La Cour d’appel de Paris a décidé, jeudi 18 juillet, la libération de Georges Ibrahim Abdallah, militant libanais emprisonné en France depuis 1984. Âgé de 74 ans, Abdallah avait pourtant purgé sa peine dès 1999, devenant l’un des plus anciens prisonniers politiques d’Europe. Sa libération, prévue pour le 25 juillet, est conditionnée à son départ définitif du territoire français. Cette décision exceptionnelle intervient après 12 refus successifs de libération conditionnelle, et malgré les pressions exercées pendant plus de deux décennies par les États-Unis et Israël. Elle marque également un moment rare d’indépendance judiciaire en France. Le Liban, qui réclame son retour depuis des années, a garanti son rapatriement immédiat. Militant marxiste et pro-palestinien, Abdallah avait rejoint le Front populaire de libération de la Palestine après avoir été blessé lors de l’invasion israélienne du Liban.
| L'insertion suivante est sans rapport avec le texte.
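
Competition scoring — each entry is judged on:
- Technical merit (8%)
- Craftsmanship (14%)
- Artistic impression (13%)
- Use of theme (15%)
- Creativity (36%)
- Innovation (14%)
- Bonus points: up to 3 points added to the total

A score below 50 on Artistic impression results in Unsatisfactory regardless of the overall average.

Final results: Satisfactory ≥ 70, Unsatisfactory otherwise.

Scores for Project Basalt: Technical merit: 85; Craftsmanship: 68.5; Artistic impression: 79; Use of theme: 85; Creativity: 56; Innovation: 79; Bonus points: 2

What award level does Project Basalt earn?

Artistic impression score 79 ≥ 50: minimum met.
Weighted total:
  Technical merit 85 × 0.08 = 6.8
  Craftsmanship 68.5 × 0.14 = 9.59
  Artistic impression 79 × 0.13 = 10.27
  Use of theme 85 × 0.15 = 12.75
  Creativity 56 × 0.36 = 20.16
  Innovation 79 × 0.14 = 11.06
Sum = 70.63
Bonus points: 70.63 + 2 = 72.63
72.63 ≥ 70 → Satisfactory

Satisfactory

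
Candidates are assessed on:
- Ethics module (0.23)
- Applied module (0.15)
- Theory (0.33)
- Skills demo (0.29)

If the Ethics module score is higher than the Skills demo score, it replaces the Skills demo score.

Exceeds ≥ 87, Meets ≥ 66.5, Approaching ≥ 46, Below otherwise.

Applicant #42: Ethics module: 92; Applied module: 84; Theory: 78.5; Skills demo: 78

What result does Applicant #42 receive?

Meets

Ethics module (92) > Skills demo (78), so Skills demo counts as 92.
Weighted total:
  Ethics module 92 × 0.23 = 21.16
  Applied module 84 × 0.15 = 12.6
  Theory 78.5 × 0.33 = 25.905
  Skills demo 92 × 0.29 = 26.68
Sum = 86.345
86.345 is ≥ 66.5 and < 87 → Meets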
Fondateur des Fractions armées révolutionnaires libanaises (FARL), il est accusé d’avoir orchestré plusieurs attentats en Europe entre 1981 et 1982. Condamné à la prison à vie en 1987 pour complicité dans l’assassinat de deux diplomates, il a toujours nié les faits, les qualifiant d’« actes de résistance ».« Je suis un combattant, pas un criminel », a-t-il déclaré lors de ses audiences. Pour ses soutiens, cette libération tardive est une victoire morale et un symbole de résistance à l’impérialisme.